7. Select the Dimension columns and change type as shown in below image
8. Click next. Mark the Check box to fail the transformation if it fined the changes in the fixed attribute. The SCD Editor should now look similar to the one shown in below image
9. Select the single column or start & end date columns for record historical attributes. Select start date and end date as shown in below image
10. The remaining components will be created automatically as show in below image
11. Execute the package. It will insert the 8 rows into dimension tables. Refer the below screen shots
12. Now, Inserting a row into source tableINSERT [dbo].[Emp] ([EMPLOYEE_ID], [FIRST_NAME], [LAST_NAME], [DEPARTMENT], [COUNTRY], [COMPANYNAME])
VALUES (N'EMP_009', N'Deep', N'Jai', N'DWH', N'USA', N'Microsoft')
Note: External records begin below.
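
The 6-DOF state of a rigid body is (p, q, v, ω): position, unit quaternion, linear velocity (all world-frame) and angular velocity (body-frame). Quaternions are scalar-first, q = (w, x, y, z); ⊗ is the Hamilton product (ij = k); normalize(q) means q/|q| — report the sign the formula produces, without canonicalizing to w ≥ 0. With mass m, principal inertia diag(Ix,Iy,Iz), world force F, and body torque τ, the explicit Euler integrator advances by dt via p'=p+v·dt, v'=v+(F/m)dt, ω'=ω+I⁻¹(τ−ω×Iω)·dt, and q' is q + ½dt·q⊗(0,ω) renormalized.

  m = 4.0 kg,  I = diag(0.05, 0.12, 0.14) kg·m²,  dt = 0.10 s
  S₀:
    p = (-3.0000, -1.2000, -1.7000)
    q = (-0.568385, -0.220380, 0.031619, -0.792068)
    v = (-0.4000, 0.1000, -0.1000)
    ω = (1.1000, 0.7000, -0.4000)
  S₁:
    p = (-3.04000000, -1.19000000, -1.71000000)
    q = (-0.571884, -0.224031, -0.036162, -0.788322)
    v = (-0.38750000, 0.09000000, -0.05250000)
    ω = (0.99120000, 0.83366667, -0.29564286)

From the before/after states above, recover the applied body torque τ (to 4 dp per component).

rate change Δω = (-0.10880000, 0.13366667, 0.10435714)
precession coupling = (-0.0056, 0.0396, 0.0539)
τ = I·(Δω/dt) + ω₀×(Iω₀) = (-0.0600, 0.2000, 0.2000)

τ = (-0.0600, 0.2000, 0.2000)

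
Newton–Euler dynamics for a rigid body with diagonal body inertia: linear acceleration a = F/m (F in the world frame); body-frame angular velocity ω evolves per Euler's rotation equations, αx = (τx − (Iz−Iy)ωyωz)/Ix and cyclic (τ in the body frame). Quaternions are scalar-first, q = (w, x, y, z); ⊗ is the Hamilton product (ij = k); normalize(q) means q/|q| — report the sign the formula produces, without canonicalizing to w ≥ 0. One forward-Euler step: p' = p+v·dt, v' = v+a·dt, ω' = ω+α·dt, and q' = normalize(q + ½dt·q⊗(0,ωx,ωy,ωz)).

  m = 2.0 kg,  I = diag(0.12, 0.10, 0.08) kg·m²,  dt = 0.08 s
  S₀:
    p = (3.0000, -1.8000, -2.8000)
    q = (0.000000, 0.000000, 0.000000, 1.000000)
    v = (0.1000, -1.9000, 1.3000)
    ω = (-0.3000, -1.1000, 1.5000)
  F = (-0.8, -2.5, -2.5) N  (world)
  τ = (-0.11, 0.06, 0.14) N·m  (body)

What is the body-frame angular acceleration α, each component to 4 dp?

α = (-1.1917, 0.7800, 1.8325)

precession coupling ω×(Iω) = (0.0330, -0.0180, -0.0066)
α = I⁻¹(τ − ω×Iω) = (-1.1917, 0.7800, 1.8325)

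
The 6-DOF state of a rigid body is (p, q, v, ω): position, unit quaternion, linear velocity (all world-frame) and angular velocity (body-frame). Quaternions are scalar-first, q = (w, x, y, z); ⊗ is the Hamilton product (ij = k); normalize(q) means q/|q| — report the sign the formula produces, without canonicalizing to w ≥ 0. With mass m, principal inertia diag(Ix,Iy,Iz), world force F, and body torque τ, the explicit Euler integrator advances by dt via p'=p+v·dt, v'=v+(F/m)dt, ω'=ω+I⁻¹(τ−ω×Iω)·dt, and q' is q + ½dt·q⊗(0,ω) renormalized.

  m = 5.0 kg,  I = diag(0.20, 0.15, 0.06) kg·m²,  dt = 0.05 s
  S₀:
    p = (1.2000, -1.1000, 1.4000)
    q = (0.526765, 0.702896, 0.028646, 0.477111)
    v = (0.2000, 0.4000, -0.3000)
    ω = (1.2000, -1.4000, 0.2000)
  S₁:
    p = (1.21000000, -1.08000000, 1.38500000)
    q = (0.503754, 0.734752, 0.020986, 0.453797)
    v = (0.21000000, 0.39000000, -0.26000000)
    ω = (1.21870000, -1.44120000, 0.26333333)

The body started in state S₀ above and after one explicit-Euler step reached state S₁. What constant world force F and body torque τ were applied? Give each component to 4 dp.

Δω = ω₁−ω₀ = (0.01870000, -0.04120000, 0.06333333)
precession coupling = (0.0252, 0.0336, 0.0840)
τ = I·(Δω/dt) + ω₀×(Iω₀) = (0.1000, -0.0900, 0.1600)
v₁ − v₀ = (0.01000000, -0.01000000, 0.04000000)
applied force F = (1.0000, -1.0000, 4.0000)

F = (1.0000, -1.0000, 4.0000)
τ = (0.1000, -0.0900, 0.1600)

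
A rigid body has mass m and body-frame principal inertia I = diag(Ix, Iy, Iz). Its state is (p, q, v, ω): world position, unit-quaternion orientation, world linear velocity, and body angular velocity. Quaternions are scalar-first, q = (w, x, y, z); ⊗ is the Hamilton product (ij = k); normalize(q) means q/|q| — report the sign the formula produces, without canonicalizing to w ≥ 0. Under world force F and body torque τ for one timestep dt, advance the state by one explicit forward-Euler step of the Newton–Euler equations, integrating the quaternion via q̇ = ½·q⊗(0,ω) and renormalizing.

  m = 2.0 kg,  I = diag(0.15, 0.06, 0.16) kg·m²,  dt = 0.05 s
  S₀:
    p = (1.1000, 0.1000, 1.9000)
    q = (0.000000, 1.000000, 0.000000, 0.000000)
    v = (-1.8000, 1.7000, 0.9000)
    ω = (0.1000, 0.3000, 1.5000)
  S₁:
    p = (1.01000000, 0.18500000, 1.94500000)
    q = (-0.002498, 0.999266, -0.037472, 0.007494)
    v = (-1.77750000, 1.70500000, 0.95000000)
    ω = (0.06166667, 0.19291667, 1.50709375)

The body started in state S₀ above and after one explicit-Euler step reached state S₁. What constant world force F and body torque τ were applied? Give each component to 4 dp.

rate change Δω = (-0.03833333, -0.10708333, 0.00709375)
gyro term ω₀×Iω₀ = (0.0450, -0.0015, -0.0027)
I·α + gyro = (-0.0700, -0.1300, 0.0200)
velocity change Δv = (0.02250000, 0.00500000, 0.05000000)
m·(v₁−v₀)/dt = (0.9000, 0.2000, 2.0000)

F = (0.9000, 0.2000, 2.0000)
τ = (-0.0700, -0.1300, 0.0200)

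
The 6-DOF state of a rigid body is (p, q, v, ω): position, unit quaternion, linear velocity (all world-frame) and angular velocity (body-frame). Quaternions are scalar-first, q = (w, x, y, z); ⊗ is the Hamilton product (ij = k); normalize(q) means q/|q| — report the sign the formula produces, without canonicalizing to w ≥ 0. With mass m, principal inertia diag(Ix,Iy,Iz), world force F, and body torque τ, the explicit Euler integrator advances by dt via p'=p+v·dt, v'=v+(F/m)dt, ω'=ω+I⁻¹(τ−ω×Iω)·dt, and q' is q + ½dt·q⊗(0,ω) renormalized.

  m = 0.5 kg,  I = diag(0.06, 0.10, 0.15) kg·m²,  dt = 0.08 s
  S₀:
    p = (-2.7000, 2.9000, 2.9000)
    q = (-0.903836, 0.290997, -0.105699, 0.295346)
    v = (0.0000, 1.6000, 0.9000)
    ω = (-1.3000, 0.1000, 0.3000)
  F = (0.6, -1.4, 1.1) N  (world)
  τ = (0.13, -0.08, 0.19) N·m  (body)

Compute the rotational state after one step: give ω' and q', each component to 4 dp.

ω' = (-1.1287, 0.0079, 0.4041)
q' = (-0.8906, 0.3351, -0.1280, 0.2798)

precession coupling ω×(Iω) = (0.0015, 0.0351, -0.0052)
(τ − ω×Iω)/I = (2.1417, -1.1510, 1.3013)
ω' = ω + α·dt = (-1.1287, 0.0079, 0.4041)
2q̇ = q⊗(0,ω) = (0.3002622, 1.1137425, -0.5616325, -0.3794598)
q + ½dt·q⊗(0,ω), renormalized = (-0.8906, 0.3351, -0.1280, 0.2798)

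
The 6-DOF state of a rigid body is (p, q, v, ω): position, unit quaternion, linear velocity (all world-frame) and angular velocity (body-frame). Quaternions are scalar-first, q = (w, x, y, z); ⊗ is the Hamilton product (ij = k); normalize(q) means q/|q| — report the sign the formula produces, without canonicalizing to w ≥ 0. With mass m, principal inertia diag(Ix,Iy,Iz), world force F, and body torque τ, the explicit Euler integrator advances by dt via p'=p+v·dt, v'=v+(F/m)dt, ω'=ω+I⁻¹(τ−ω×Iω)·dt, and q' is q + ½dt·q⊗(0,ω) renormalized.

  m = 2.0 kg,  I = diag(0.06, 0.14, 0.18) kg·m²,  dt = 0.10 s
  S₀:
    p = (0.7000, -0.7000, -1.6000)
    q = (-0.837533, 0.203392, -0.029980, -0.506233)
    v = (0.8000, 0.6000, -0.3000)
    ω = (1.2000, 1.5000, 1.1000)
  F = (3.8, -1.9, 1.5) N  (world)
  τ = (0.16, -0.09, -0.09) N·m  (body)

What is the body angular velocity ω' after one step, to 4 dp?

ω' = (1.3567, 1.5489, 0.9700)

ω×(Iω) gyroscopic = (0.0660, -0.1584, 0.1440)
α = I⁻¹(τ − ω×Iω) = (1.5667, 0.4886, -1.3000)
new body rate ω' = (1.3567, 1.5489, 0.9700)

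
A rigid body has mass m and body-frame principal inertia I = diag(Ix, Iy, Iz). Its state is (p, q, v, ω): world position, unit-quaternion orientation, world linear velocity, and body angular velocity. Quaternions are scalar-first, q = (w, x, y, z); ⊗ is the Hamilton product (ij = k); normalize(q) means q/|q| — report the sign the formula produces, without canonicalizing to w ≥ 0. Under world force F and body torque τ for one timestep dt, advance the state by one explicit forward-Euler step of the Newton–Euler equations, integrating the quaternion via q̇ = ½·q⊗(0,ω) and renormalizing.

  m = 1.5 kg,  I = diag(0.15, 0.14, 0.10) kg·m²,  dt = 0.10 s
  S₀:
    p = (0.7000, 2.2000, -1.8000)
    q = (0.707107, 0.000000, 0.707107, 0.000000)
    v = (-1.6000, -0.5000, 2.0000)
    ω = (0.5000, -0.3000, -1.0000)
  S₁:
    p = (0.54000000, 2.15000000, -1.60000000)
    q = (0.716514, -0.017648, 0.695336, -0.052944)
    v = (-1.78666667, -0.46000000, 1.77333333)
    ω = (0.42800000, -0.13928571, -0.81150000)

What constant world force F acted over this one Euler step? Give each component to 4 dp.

F = (-2.8000, 0.6000, -3.4000)

velocity change Δv = (-0.18666667, 0.04000000, -0.22666667)
m·(v₁−v₀)/dt = (-2.8000, 0.6000, -3.4000)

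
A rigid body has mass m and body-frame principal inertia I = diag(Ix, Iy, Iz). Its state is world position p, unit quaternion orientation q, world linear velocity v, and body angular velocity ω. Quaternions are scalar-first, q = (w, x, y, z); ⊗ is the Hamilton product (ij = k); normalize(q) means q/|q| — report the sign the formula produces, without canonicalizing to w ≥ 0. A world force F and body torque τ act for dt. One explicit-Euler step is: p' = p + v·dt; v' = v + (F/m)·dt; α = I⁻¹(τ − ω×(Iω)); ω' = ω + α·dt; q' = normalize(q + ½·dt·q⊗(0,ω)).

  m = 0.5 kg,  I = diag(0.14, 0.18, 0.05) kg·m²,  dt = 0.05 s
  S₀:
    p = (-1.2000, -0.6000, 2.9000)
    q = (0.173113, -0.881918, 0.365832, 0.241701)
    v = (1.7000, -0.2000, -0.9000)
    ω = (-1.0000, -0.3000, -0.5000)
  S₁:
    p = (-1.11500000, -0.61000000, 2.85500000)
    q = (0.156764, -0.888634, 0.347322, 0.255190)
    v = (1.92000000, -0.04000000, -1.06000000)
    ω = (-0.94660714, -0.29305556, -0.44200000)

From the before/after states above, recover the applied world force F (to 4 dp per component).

v₁ − v₀ = (0.22000000, 0.16000000, -0.16000000)
F = m·Δv/dt = (2.2000, 1.6000, -1.6000)

F = (2.2000, 1.6000, -1.6000)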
13. Execute the package. It will insert the 1 row into dimension tables. Refer the below screen shots
14. Now, Updating the company name for EmployeeID 'EMP_003'
UPDATE [Emp] SET COMPANYNAME='Test Ltd' WHERE EMPLOYEE_ID='EMP_003'
15. The company is Changing Attribute. So it will overwrite existing values.
16. Now, Updating the Department name for EmployeeID 'EMP_003'UPDATE [Emp] SET DEPARTMENT='Test Dept' WHERE EMPLOYEE_ID='EMP_003'
17. The Department is Historical Attribute. So it will insert a new record and maintain the old record with Expiration Date as history.
18. We can capture the expired values as shown in below image
Conclusion
In this article I talked about Slowly Changing Dimension Transformation, which is available out of the box in SSIS toolkit and can be used easily and quickly configured for managing smaller slowly changing dimension.